Energy Transfer Equity LP said its multibillion-dollar takeover of Williams Cos. is in danger of falling apart because it hasn’t secured a necessary tax opinion saying the deal would free shareholders from liabilities.

“I’d like to be direct: We can’t close,” Chief Executive Officer Kelcy Warren said on the company’s first-quarter earnings call on Thursday. “We don’t have a transaction that can close.”

The comments are the latest escalation of Energy Transfer’s acrimonious takeover of Williams, with each suing the other for allegedly breaching obligations. The pipeline giants disagree over whether Energy Transfer should qualify for the “721 opinion,” which would deem the transaction an exchange that frees shareholders from tax liabilities.

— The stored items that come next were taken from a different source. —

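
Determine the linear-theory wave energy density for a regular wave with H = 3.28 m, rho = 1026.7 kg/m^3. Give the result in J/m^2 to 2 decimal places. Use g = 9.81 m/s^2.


E = (1/8) * rho * g * H^2
E = (1/8) * 1026.7 * 9.81 * 3.28^2
E = 0.125 * 1026.7 * 9.81 * 10.7584
E = 13544.73 J/m^2

13544.73


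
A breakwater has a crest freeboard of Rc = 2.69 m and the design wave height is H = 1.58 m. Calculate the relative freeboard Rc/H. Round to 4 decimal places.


Relative freeboard = Rc / H
= 2.69 / 1.58
= 1.7025

1.7025


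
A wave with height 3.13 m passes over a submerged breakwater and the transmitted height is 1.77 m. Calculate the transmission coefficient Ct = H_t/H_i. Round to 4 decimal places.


Ct = H_t / H_i
Ct = 1.77 / 3.13
Ct = 0.5655

0.5655


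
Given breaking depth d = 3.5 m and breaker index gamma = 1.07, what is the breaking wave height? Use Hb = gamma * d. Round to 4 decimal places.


Hb = gamma * d
Hb = 1.07 * 3.5
Hb = 3.7450 m

3.7450


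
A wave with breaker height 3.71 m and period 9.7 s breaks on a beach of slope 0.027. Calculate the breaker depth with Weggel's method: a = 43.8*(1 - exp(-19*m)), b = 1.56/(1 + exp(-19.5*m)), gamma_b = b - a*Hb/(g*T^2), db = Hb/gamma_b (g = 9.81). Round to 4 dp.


a = 43.8 * (1 - exp(-19 * m))
exp(-19 * 0.027) = exp(-0.5130) = 0.598697
a = 43.8 * (1 - 0.598697) = 17.577081
b = 1.56 / (1 + exp(-19.5 * m))
exp(-19.5 * 0.027) = exp(-0.5265) = 0.590669
b = 1.56 / (1 + 0.590669) = 0.980720
Hb / (g * T^2) = 3.71 / (9.81 * 9.7^2) = 3.71 / 923.0229 = 0.00401940
gamma_b = b - a * Hb/(g*T^2) = 0.980720 - 17.577081 * 0.00401940 = 0.910070
db = Hb / gamma_b = 3.71 / 0.910070
db = 4.0766 m

4.0766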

Energy Transfer would also prefer to restructure the deal so that it only involves equity and has no cash component, Warren said.

Related: Look, Energy Transfer Just Can’t Buy Williams: Gadfly

“It was as colorful as you can get, but I’m not sure there was any information embedded in that that was useful or changed anything,” said Brandon Blossman, an analyst at Tudor Pickering Holt & Co. “He’s not changing the messaging at all. He’s just saying it louder.”

Company ‘Perplexed’

Energy Transfer said either party can walk away from the deal after a June 28 deadline, but that it’s “not focused” on that right now. The company was “perplexed” when it learned from adviser Latham & Watkins LLP that it couldn’t get the 721 opinion, according to Thomas Mason, Energy Transfer’s general counsel.

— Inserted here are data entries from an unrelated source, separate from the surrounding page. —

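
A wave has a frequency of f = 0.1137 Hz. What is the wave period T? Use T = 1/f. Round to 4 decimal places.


T = 1 / f
T = 1 / 0.1137
T = 8.7951 s

8.7951


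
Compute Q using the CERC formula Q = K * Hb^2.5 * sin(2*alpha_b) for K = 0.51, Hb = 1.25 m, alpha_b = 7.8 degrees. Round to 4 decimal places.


Q = K * Hb^2.5 * sin(2 * alpha_b)
Hb^2.5 = 1.25^2.5 = 1.746928
sin(2 * 7.8) = sin(15.6) = 0.268920
Q = 0.51 * 1.746928 * 0.268920
Q = 0.2396 m^3/s

0.2396


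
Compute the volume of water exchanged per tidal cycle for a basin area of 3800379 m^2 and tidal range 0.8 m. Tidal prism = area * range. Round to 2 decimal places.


Tidal prism = Area * Tidal range
P = 3800379 * 0.8
P = 3040303.20 m^3

3040303.20


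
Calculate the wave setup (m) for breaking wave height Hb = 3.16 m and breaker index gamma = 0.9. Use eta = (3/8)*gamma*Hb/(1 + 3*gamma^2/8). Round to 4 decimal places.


eta = (3/8) * gamma * Hb / (1 + 3*gamma^2/8)
Numerator = (3/8) * 0.9 * 3.16 = 1.066500
Denominator = 1 + 3*0.9^2/8 = 1 + 0.303750 = 1.303750
eta = 1.066500 / 1.303750
eta = 0.8180 m

0.8180


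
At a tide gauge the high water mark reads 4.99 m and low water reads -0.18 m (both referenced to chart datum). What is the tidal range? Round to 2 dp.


Tidal range = High water - Low water
Tidal range = 4.99 - (-0.18)
Tidal range = 5.17 m

5.17


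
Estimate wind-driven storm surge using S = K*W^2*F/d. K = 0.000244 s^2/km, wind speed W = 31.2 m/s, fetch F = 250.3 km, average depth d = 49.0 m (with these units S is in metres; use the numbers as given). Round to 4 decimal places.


S = K * W^2 * F / d
W^2 = 31.2^2 = 973.44
S = 0.000244 * 973.44 * 250.3 / 49.0
Numerator = 0.000244 * 973.44 * 250.3 = 59.451096
S = 59.451096 / 49.0 = 1.2133 m

1.2133


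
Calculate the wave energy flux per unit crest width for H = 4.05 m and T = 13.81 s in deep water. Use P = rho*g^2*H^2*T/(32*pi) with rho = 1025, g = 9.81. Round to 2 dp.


P = rho * g^2 * H^2 * T / (32 * pi)
P = 1025 * 9.81^2 * 4.05^2 * 13.81 / (32 * pi)
P = 1025 * 96.2361 * 16.4025 * 13.81 / 100.53096
P = 222262.27 W/m

222262.27


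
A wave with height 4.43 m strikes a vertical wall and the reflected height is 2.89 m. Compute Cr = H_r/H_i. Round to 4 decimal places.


Cr = H_r / H_i
Cr = 2.89 / 4.43
Cr = 0.6524

0.6524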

"It was a light bulb kind of thing that came up a few weeks ago,” Mason said.

Energy Transfer jumped as much as 9.6 percent, and was up 7 percent at $13.05 as of 12:50 p.m. in New York. Williams gained 4.8 percent to $20.17. The deal was valued at $32.9 billion when it was announced in September.

Williams’ board is “unanimously committed to enforcing its rights” under the merger agreement and “delivering the benefits” of the deal to Williams’s shareholders, John Porter, head of investor relations, said at the start of the company’s earnings call Thursday. The company declined to answer any questions about the deal.

Meanwhile, Energy Transfer said on its call that Latham had looked for a solution to the problem but had failed to find one. The company said it had sought out other legal advisers that reached the same conclusion.

The conflict between the two pipeline giants has increased doubts that the merger will close as the collapse in oil prices has already weighed on their stocks. Energy Transfer offered $43.50 apiece for Williams shares last September.